/ / The Palazzo di Giustizia: photos, description (Palazzo di Giustizia)

The Palazzo di Giustizia: photos, description (Palazzo di Giustizia)

The Palazzo di Giustizia - the headquarters of the Supreme cassation court and the Law library in Rome in the Prati district. Facing Piazza dei Tribunali and Piazza Cavour and in the side streets of via Triboniano and via Ulpiano. The Italians call this huge building, Palazzaccio ("the bad Palace").

Designed by the architect from Perugia, Guglielmo Calderini and built between 1888 and 1910 years, the Palazzo di Giustizia is considered one of the greatest creations of the time, when Rome was declared the capital of the Kingdom of Italy. The first Foundation stone of the Palace was laid in March, 1888, the year in the presence of Giuseppe Zanardelli, the Minister of justice, who insisted that the Palazzo was built in a prestigious district of Prati, which already housed a courthouse. And the official opening of the Palazzo took place in the presence of Victor Emmanuel II, king of Italy.

To alluvial soil of these places could sustain such a large structure, it was necessary to build a solid platform of concrete. But despite this, problems with the stability of the building began to occur immediately after completion of construction. It took even a thorough restoration, which was conducted in 1970-ies.

Interestingly, during the time of construction in the course of excavations on the site of the Foundation there have been several archaeological finds, including were found ancient sarcophagi. In one of the sarcophagi found the skeleton of a young woman with amazing beauty doll made of ivory, which is now kept in the Museum "Antiquarium Comunale".

The huge size of the Palazzo di Giustizia, luxurious scenery and long construction period gave rise to rumors of corruption. In April 1912, the year was even established a special Commission to investigate these rumors - it was from that time the building became known popularly as Palazzaccio.
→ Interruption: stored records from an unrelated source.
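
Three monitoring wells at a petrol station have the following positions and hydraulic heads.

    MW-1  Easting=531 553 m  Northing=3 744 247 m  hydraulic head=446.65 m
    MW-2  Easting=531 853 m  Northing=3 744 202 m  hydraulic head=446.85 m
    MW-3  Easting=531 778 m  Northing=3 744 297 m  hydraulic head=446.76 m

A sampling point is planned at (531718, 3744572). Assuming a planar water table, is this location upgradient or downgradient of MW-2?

Taking MW-1 as reference: MW-2−MW-1 = (300, -45, +0.20); MW-3−MW-1 = (225, 50, +0.11).
Determinant of the coordinate differences = 300·50 − 225·(-45) = 25125.
∂h/∂x = [(+0.20)·50 − (+0.11)·(-45)] / 25125 = +0.0005950
∂h/∂y = [300·(+0.11) − 225·(+0.20)] / 25125 = -0.0004776
Head at (531718, 3744572) = 446.65 + (+0.0005950)·(165) + (-0.0004776)·(325) = 446.59 m.
That is lower than the 446.85 m at MW-2, so the point is downgradient.

downgradient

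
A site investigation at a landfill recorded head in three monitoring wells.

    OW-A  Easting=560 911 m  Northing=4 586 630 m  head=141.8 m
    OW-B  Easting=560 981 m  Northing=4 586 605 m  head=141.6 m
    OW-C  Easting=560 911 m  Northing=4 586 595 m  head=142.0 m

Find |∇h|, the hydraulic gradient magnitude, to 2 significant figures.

Differences from OW-A: to OW-B (Δx, Δy, Δh) = (70, -25, -0.2); to OW-C = (0, -35, +0.2).
Determinant of the coordinate differences = 70·(-35) − 0·(-25) = -2450.
∂h/∂x = [(-0.2)·(-35) − (+0.2)·(-25)] / -2450 = -0.004898
∂h/∂y = [70·(+0.2) − 0·(-0.2)] / -2450 = -0.005714
|∇h| = √(-0.004898² + -0.005714²) = 0.007526

0.0075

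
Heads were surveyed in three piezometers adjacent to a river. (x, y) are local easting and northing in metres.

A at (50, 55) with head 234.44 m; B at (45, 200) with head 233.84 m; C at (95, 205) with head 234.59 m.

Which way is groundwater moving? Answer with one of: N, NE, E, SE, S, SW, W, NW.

Taking A as reference: B−A = (-5, 145, -0.60); C−A = (45, 150, +0.15).
Solve a·Δx + b·Δy = Δh: det = (-5)·150 − 45·145 = -7275.
∂h/∂x = [(-0.60)·150 − (+0.15)·145] / -7275 = +0.01536
∂h/∂y = [(-5)·(+0.15) − 45·(-0.60)] / -7275 = -0.003608
Flow = −∇h = (-0.01536 east, +0.003608 north), which points west.

W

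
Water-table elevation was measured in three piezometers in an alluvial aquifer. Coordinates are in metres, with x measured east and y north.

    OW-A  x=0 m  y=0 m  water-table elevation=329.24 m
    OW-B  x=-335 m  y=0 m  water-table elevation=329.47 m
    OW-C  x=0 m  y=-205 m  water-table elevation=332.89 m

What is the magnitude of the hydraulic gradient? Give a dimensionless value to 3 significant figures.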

The Supreme court of cassation, the architecture of which was influenced by the works of the masters of the late Renaissance and Baroque, has a 170 m in length and is fully lined travertine marble. The facade, facing the Tiber, crowned by a great bronze Quadriga, the ancient two-wheeled chariot drawn by four horses. Quadriga, installed in 1926 year, the work of a sculptor from Palermo Ettore Jimenez. Ten statues of famous jurists adorn the main facade and the courtyard. And the upper part of the façade looking out on Piazza Cavour, is decorated with a bronze emblem of the Savoy dynasty. Inside you can examine the Hall of the Supreme Court - it is decorated with frescoes by Cesare Maccari and his disciple Paride pascucci.